I was very happy with how things turned out; I recognized that my OB resident had a big part of that since she really fought for my VBAC. I even wrote her program director an email, highlighting how important the resident was to my delivery. (You should do that anytime you have particularly good service.) I jokingly told the attending that she could email all the doctors in her group with my result. One of the other OB residents, with whom I had trained, came by and told me she would have definitely c-sectioned me.
I wasn't upset that the OB team was close to doing a c-section. It's their job to assure the safety of the patient (me) and the passenger (Child2). Not everyone can or SHOULD do what I said or did. I am a medical professional who works significantly in labor and delivery. It is my particular area of expertise, and I would have been the first to ask for a c-section if anything more worrisome had occurred. I also had trained some of the OB residents in pediatrics or entered training with the senior OB residents. On the flip side, I would never have asked for a similar amount of leeway on getting my appendix taken out or my tonsils.
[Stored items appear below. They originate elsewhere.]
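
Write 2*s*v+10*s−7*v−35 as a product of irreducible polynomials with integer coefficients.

(2*s−7)*(v+5)

Group as (2*s*v+10*s) + (−7*v−35) = 2*s*(v+5) − 7*(v+5).
Both groups share the factor (v+5).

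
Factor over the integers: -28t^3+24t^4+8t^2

Pull out the common factor 4t^2, then factor the remaining trinomial.

4t^2(2t-1)(3t-2)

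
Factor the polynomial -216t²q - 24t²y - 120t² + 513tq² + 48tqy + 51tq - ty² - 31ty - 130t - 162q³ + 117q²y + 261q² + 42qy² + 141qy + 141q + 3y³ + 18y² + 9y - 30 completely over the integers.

-(8t - 3q + 3y + 6)(3t - 6q - y + 1)(9q + y + 5)

Group: 9q(-24t² + 57tq - ty - 26t - 18q² + 15qy + 39q + 3y² + 3y - 6) + (y + 5)(-24t² + 57tq - ty - 26t - 18q² + 15qy + 39q + 3y² + 3y - 6); both groups contain (-24t² + 57tq - ty - 26t - 18q² + 15qy + 39q + 3y² + 3y - 6), so (9q + y + 5) is a factor with cofactor -24t² + 57tq - ty - 26t - 18q² + 15qy + 39q + 3y² + 3y - 6.
The cofactor groups again: -24t² + 57tq - ty - 26t - 18q² + 15qy + 39q + 3y² + 3y - 6 = -3t(8t - 3q + 3y + 6) + (6q + y - 1)(8t - 3q + 3y + 6); both groups contain (8t - 3q + 3y + 6), giving -(3t - 6q - y + 1)(8t - 3q + 3y + 6).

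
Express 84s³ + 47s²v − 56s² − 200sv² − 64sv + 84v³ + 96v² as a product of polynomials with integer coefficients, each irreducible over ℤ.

Group: 7s(12s² + 17sv − 8s − 14v² − 16v) − 6v(12s² + 17sv − 8s − 14v² − 16v); both groups contain (12s² + 17sv − 8s − 14v² − 16v), so (7s − 6v) is a factor with cofactor 12s² + 17sv − 8s − 14v² − 16v.
The cofactor groups again: 12s² + 17sv − 8s − 14v² − 16v = s(12s − 7v − 8) + 2v(12s − 7v − 8); both groups contain (12s − 7v − 8), giving (s + 2v)(12s − 7v − 8).

(12s − 7v − 8)(7s − 6v)(s + 2v)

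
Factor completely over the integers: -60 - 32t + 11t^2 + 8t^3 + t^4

(t + 2)(t + 3)(t + 5)(t - 2)

Trying the rational-root candidates, t = 2 is a root, giving the factor (t - 2) and quotient t^3 + 10t^2 + 31t + 30.
Then t = -3 is a root, so (t + 3) is a factor; dividing leaves t^2 + 7t + 10.
The remaining quadratic factors as (t + 5)(t + 2).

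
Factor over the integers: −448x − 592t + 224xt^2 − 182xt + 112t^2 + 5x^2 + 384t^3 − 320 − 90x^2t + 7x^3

(x − 6t + 8)(x − 8t − 8)(7x + 8t + 5)

Group: x(7x^2 − 48xt − 51x − 64t^2 − 104t − 40) + (−6t + 8)(7x^2 − 48xt − 51x − 64t^2 − 104t − 40); both groups contain (7x^2 − 48xt − 51x − 64t^2 − 104t − 40), so (x − 6t + 8) is a factor with cofactor 7x^2 − 48xt − 51x − 64t^2 − 104t − 40.
The cofactor groups again: 7x^2 − 48xt − 51x − 64t^2 − 104t − 40 = 7x(x − 8t − 8) + (8t + 5)(x − 8t − 8); both groups contain (x − 8t − 8), giving (7x + 8t + 5)(x − 8t − 8).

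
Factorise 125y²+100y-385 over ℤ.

5(5y+11)(5y-7)

Pull out the common factor 5, then factor the remaining trinomial.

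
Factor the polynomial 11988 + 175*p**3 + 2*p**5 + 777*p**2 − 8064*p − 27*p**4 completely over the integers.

(2*p − 9)*(p + 6)*(p − 2)*(p**2 − 13*p + 111)

Among the possible rational roots, p = 9/2 is a root, so (2*p − 9) divides it; the quotient is p**4 − 9*p**3 + 47*p**2 + 600*p − 1332.
Next, p = −6 is a root, giving the factor (p + 6) and quotient p**3 − 15*p**2 + 137*p − 222.
Continuing, p = 2 is a root, giving the factor (p − 2) and quotient p**2 − 13*p + 111.
The quadratic p**2 − 13*p + 111 has discriminant −275 < 0 and is irreducible over ℤ.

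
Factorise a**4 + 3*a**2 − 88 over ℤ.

Substitute u = a**2 to get a quadratic in u, then factor.
a**2 + 11 is irreducible over ℤ (always positive, so no real roots).
a**2 − 8 is irreducible over ℤ (8 is not a perfect square).

(a**2 + 11)*(a**2 − 8)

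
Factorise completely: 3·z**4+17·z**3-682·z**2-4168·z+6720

(3·z-4)·(z+14)·(z+8)·(z-15)

Among the possible rational roots, z = 15 is a root, so (z-15) divides it; the quotient is 3·z**3+62·z**2+248·z-448.
Next, z = 4/3 is a root, so (3·z-4) is a factor; dividing leaves z**2+22·z+112.
The remaining quadratic factors as (z+8)(z+14).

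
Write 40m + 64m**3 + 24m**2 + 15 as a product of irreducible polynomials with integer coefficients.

(8m + 3)(8m**2 + 5)

Group as (64m**3 + 40m) + (24m**2 + 15) = 8m(8m**2 + 5) + 3(8m**2 + 5).
Both groups share the factor (8m**2 + 5).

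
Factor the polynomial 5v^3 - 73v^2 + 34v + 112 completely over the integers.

(5v - 8)(v + 1)(v - 14)

By the rational root theorem, v = 14 is a root, so (v - 14) is a factor; dividing leaves 5v^2 - 3v - 8.
The remaining quadratic factors as (5v - 8)(v + 1).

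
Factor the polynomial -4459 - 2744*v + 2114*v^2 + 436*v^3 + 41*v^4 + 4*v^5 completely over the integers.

(4*v - 7)*(v + 1)*(v + 7)*(v^2 + 4*v + 91)

Trying the rational-root candidates, v = 7/4 is a root, giving the factor (4*v - 7) and quotient v^4 + 12*v^3 + 130*v^2 + 756*v + 637.
Then v = -1 is a root, giving the factor (v + 1) and quotient v^3 + 11*v^2 + 119*v + 637.
Then v = -7 is a root, giving the factor (v + 7) and quotient v^2 + 4*v + 91.
The quadratic v^2 + 4*v + 91 has discriminant -348 < 0 and is irreducible over ℤ.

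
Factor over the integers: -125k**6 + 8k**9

k**6(2k - 5)(4k**2 + 10k + 25)

Pull out the common factor k**6, leaving 8k**3 - 125.
Recognize a difference of cubes with the parts 2k and 5.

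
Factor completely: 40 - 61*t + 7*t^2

Need a pair with product 7·40 = 280 and sum -61: that's -56 and -5.
Split the middle term: 7*t^2 - 56*t - 5*t + 40 = 7*t*(t - 8) - 5*(t - 8).

(7*t - 5)*(t - 8)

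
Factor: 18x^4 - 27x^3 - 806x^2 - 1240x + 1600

Trying the rational-root candidates, x = 8 is a root, so (x - 8) divides it; the quotient is 18x^3 + 117x^2 + 130x - 200.
Then x = 5/6 is a root, so (6x - 5) divides it; the quotient is 3x^2 + 22x + 40.
The remaining quadratic factors as (x + 4)(3x + 10).

(3x + 10)(6x - 5)(x + 4)(x - 8)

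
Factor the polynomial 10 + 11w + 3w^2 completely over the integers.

Need a pair with product 3·10 = 30 and sum 11: that's 6 and 5.
Split the middle term: 3w^2 + 6w + 5w + 10 = 3w(w + 2) + 5(w + 2).

(3w + 5)(w + 2)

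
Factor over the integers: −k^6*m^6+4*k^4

−k^4*(k*m^3+2)*(k*m^3−2)

Pull out the common factor k^4, leaving −k^2*m^6+4.
Recognize a difference of squares with the parts 2 and k*m^3.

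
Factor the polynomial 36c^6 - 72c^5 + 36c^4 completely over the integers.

Every term has a factor of 36c^4; factoring it out leaves c^2 - 2c + 1.
Recognize a perfect-square trinomial with the parts 1 and c.

36c^4(c - 1)^2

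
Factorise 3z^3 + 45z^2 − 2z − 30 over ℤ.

Group as (3z^3 − 2z) + (45z^2 − 30) = z(3z^2 − 2) + 15(3z^2 − 2).
Both groups share the factor (3z^2 − 2).

(z + 15)(3z^2 − 2)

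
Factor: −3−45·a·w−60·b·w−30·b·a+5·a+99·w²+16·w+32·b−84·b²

−(14·b+5·a−11·w−3)·(6·b+9·w−1)

Group: −14·b·(6·b+9·w−1) + (−5·a+11·w+3)·(6·b+9·w−1); both groups contain (6·b+9·w−1).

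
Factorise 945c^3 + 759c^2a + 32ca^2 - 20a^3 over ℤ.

(15c - 2a)(9c + 2a)(7c + 5a)

Group: 7c(135c^2 + 12ca - 4a^2) + 5a(135c^2 + 12ca - 4a^2); both groups contain (135c^2 + 12ca - 4a^2), so (7c + 5a) is a factor with cofactor 135c^2 + 12ca - 4a^2.
The cofactor groups again: 135c^2 + 12ca - 4a^2 = 9c(15c - 2a) + 2a(15c - 2a); both groups contain (15c - 2a), giving (9c + 2a)(15c - 2a).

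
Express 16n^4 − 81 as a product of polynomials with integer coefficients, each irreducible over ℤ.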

To speak briefly to the economics of VBAC versus c-section, a VBAC generally has a shorter recovery time because it has less limits on activity since it did not involve surgery. There are cases where it could be worse, like if the baby's head really tears up the vagina coming out - a 4th degree tear is pretty seriously painful. My hospital stay was not that different than a scheduled c-section. I was there 4 days, 2.5 for induction, 1.5 post delivery. A c-section generally is 48-72 hours post delivery. VBAC will probably cheaper from an insurance standpoint because it doesn't involve OR fees. My breast feeding wasn't significantly affected by either one, but I did have less time with lactation to confirm my milk coming in.
Hilariously, I spent my day prior to discharge peppering the OBs and nurses about vaginal delivery recovery. we'd spent so much time discussing the risk of c-section, we never discussed it would be like if my VBAC was successful.